[Beowulf] Supercomputers face growing resilience problems

Fri Nov 23 06:44:00 PST 2012

It's not that there aren't solutions available for specific problems.. The
challenge is that some of the solutions don't scale well OR that they are
not generalized enough to handle the gamut of non-EP kinds of problems.
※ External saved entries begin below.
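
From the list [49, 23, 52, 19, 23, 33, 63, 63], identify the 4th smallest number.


Sort ascending: [19, 23, 23, 33, 49, 52, 63, 63]
The 4th element (1-indexed) is at index 3.
Value = 33
Final answer: 33


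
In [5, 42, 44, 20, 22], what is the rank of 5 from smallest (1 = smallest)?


Sort ascending: [5, 20, 22, 42, 44]
Find 5 in the sorted list.
5 is at position 1 (1-indexed).
Final answer: 1


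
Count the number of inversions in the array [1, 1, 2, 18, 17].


For each element, count the later elements that are smaller than it:
  1 (index 0): smaller elements after it = [] -> 0
  1 (index 1): smaller elements after it = [] -> 0
  2 (index 2): smaller elements after it = [] -> 0
  18 (index 3): smaller elements after it = [17] -> 1
Total inversions = 0 + 0 + 0 + 1 = 1
Final answer: 1


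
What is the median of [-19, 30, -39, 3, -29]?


First, sort the list: [-39, -29, -19, 3, 30]
The list has 5 elements (odd count).
The middle index is 2 (0-based), and the element there is -19.
Final answer: -19


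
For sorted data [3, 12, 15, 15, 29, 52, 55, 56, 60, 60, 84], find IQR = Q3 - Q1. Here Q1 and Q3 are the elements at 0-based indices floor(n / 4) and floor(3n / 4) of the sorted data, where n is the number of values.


The data has n = 11 elements.
Q1 index = floor(11 / 4) = floor(2.75) = 2; Q3 index = floor(3 * 11 / 4) = floor(8.25) = 8
Q1 = element at index 2 = 15
Q3 = element at index 8 = 60
IQR = 60 - 15 = 45
Final answer: 45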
I don't think there will be a silver bullet that fixes everything, but I
think we'll evolve to some classes of solutions to solve certain classes
of problems.  After all, we don't do the same error correction codes on
memory and hard disk.

But the basic underlying comment is right:  a lot of HPC software design
assumes perfect hardware, or, that the hardware failure rate is
sufficiently low that a checkpoint/restart (or "do it all over from the
beginning") is an acceptable strategy.

This is fine.. It's hard enough to figure out how to
parallelize/clusterize the solution (having taken some decades to do it).
I'm confident that over the next few decades we'll figure out how to deal
with unreliable hardware/software.  (because, after all, software bugs are
a problem too)

On 11/23/12 2:29 AM, "Luc Vereecken" <kineticluc at gmail.com> wrote:

>At the same time, there are API (e.g. HTCondor) that do not assume
>successful communications or computation; they are used in large
>distributed computing projects (SETI at HOME, FOLDING at HOME, distributed.net
>(though I don't think they have a toolbox available)). For
>embarrassingly parallel workloads, they can be a good match; for tightly
>coupled workloads, not always.
>
>Luc
>
>
>
>On 11/23/2012 5:19 AM, Justin YUAN SHI wrote:
>> The fundamental problem rests in our programming API. If you look at
>> MPI and OpenMP carefully, you will find that these and all others have
>> one common assumption: the application-level communication is always
>> successful.
>>
>> We knew full well that this cannot be true.